The small number must respond to crises - often house fires - within a population of 120,000 in the three counties. Hardaway said the Red Cross would like to have 50 volunteers in each county.
“Last year, about $62,000 in assistance and funds went to help 117 families recover from home fires in our three counties,” Hardaway said. “Seventy percent of those families had no homeowner’s or renter’s insurance. The year before, we spend $71,000 helping 121 families recover from home fires. The year before that, when we had the floods, we spent more than $100,000 helping 155 families recover from flood, fire or tornado.”
Depending on qualifications, Red Cross volunteers may be involved with operating shelters, providing food, or distributing bulk supplies, cleanup materials and tarps. Volunteers sign up for hours and days they are available to respond, but during large-scale crises, they can expect to be called into action at any hour.
To be part of a Disaster Action Team, a volunteer must pass three Red Cross classes: an overview of disaster services, a six-hour training in client casework and a four-hour training in basic disaster assessment. Other courses useful to DAT members include a six-hour emergency response vehicle training and a self-study on defensive driving.
“If you want to get further involved in the Red Cross, you can dive deep,” Hardaway said. “We offer 18 classes which can enhance training and experience for our volunteers.
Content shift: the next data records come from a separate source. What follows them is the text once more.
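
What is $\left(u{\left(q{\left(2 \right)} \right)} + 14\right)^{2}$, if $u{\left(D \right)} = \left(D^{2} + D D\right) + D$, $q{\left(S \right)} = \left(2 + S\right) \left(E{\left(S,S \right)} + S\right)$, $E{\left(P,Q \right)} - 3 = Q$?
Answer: $2592100$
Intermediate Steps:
$E{\left(P,Q \right)} = 3 + Q$
$q{\left(S \right)} = \left(2 + S\right) \left(3 + 2 S\right)$ ($q{\left(S \right)} = \left(2 + S\right) \left(\left(3 + S\right) + S\right) = \left(2 + S\right) \left(3 + 2 S\right)$)
$u{\left(D \right)} = D + 2 D^{2}$ ($u{\left(D \right)} = \left(D^{2} + D^{2}\right) + D = 2 D^{2} + D = D + 2 D^{2}$)
$\left(u{\left(q{\left(2 \right)} \right)} + 14\right)^{2} = \left(\left(6 + 2 \cdot 2^{2} + 7 \cdot 2\right) \left(1 + 2 \left(6 + 2 \cdot 2^{2} + 7 \cdot 2\right)\right) + 14\right)^{2} = \left(\left(6 + 2 \cdot 4 + 14\right) \left(1 + 2 \left(6 + 2 \cdot 4 + 14\right)\right) + 14\right)^{2} = \left(\left(6 + 8 + 14\right) \left(1 + 2 \left(6 + 8 + 14\right)\right) + 14\right)^{2} = \left(28 \left(1 + 2 \cdot 28\right) + 14\right)^{2} = \left(28 \left(1 + 56\right) + 14\right)^{2} = \left(28 \cdot 57 + 14\right)^{2} = \left(1596 + 14\right)^{2} = 1610^{2} = 2592100$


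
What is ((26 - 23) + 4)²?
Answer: 49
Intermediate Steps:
((26 - 23) + 4)² = (3 + 4)² = 7² = 49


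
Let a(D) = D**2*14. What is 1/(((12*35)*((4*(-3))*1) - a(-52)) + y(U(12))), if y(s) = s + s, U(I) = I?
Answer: -1/42872 ≈ -2.3325e-5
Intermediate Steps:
y(s) = 2*s
a(D) = 14*D**2
1/(((12*35)*((4*(-3))*1) - a(-52)) + y(U(12))) = 1/(((12*35)*((4*(-3))*1) - 14*(-52)**2) + 2*12) = 1/((420*(-12*1) - 14*2704) + 24) = 1/((420*(-12) - 1*37856) + 24) = 1/((-5040 - 37856) + 24) = 1/(-42896 + 24) = 1/(-42872) = -1/42872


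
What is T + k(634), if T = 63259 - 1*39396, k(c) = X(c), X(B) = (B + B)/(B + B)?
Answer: 23864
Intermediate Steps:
X(B) = 1 (X(B) = (2*B)/((2*B)) = (2*B)*(1/(2*B)) = 1)
k(c) = 1
T = 23863 (T = 63259 - 39396 = 23863)
T + k(634) = 23863 + 1 = 23864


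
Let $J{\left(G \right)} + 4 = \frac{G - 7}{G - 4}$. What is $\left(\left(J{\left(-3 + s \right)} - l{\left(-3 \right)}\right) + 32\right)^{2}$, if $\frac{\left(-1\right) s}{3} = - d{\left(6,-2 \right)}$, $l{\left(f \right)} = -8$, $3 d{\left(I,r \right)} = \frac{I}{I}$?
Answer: $\frac{5625}{4} \approx 1406.3$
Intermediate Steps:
$d{\left(I,r \right)} = \frac{1}{3}$ ($d{\left(I,r \right)} = \frac{I \frac{1}{I}}{3} = \frac{1}{3} \cdot 1 = \frac{1}{3}$)
$s = 1$ ($s = - 3 \left(\left(-1\right) \frac{1}{3}\right) = \left(-3\right) \left(- \frac{1}{3}\right) = 1$)
$J{\left(G \right)} = -4 + \frac{-7 + G}{-4 + G}$ ($J{\left(G \right)} = -4 + \frac{G - 7}{G - 4} = -4 + \frac{-7 + G}{-4 + G}$)
$\left(\left(J{\left(-3 + s \right)} - l{\left(-3 \right)}\right) + 32\right)^{2} = \left(\left(\frac{3 \left(3 - \left(-3 + 1\right)\right)}{-4 + \left(-3 + 1\right)} - -8\right) + 32\right)^{2} = \left(\left(\frac{3 \left(3 - -2\right)}{-4 - 2} + 8\right) + 32\right)^{2} = \left(\left(\frac{3 \left(3 + 2\right)}{-6} + 8\right) + 32\right)^{2} = \left(\left(3 \left(- \frac{1}{6}\right) 5 + 8\right) + 32\right)^{2} = \left(\left(- \frac{5}{2} + 8\right) + 32\right)^{2} = \left(\frac{11}{2} + 32\right)^{2} = \left(\frac{75}{2}\right)^{2} = \frac{5625}{4}$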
To whatever degree a person wants to get involved, that is how involved we want them to be.”
Those who might not wish to volunteer can assist with monetary contributions.
“We have been able to help because people have donated funds,” Hardaway said. “There is no mission without volunteers, but there is also no mission without donors.”
While Hardaway urged locals to volunteer, he also wanted them to understand its challenges.
“It can be a lifestyle change,” he said. “People love volunteering, or they decide it isn’t quite right for them. It can be difficult, but you help people when they need it most.”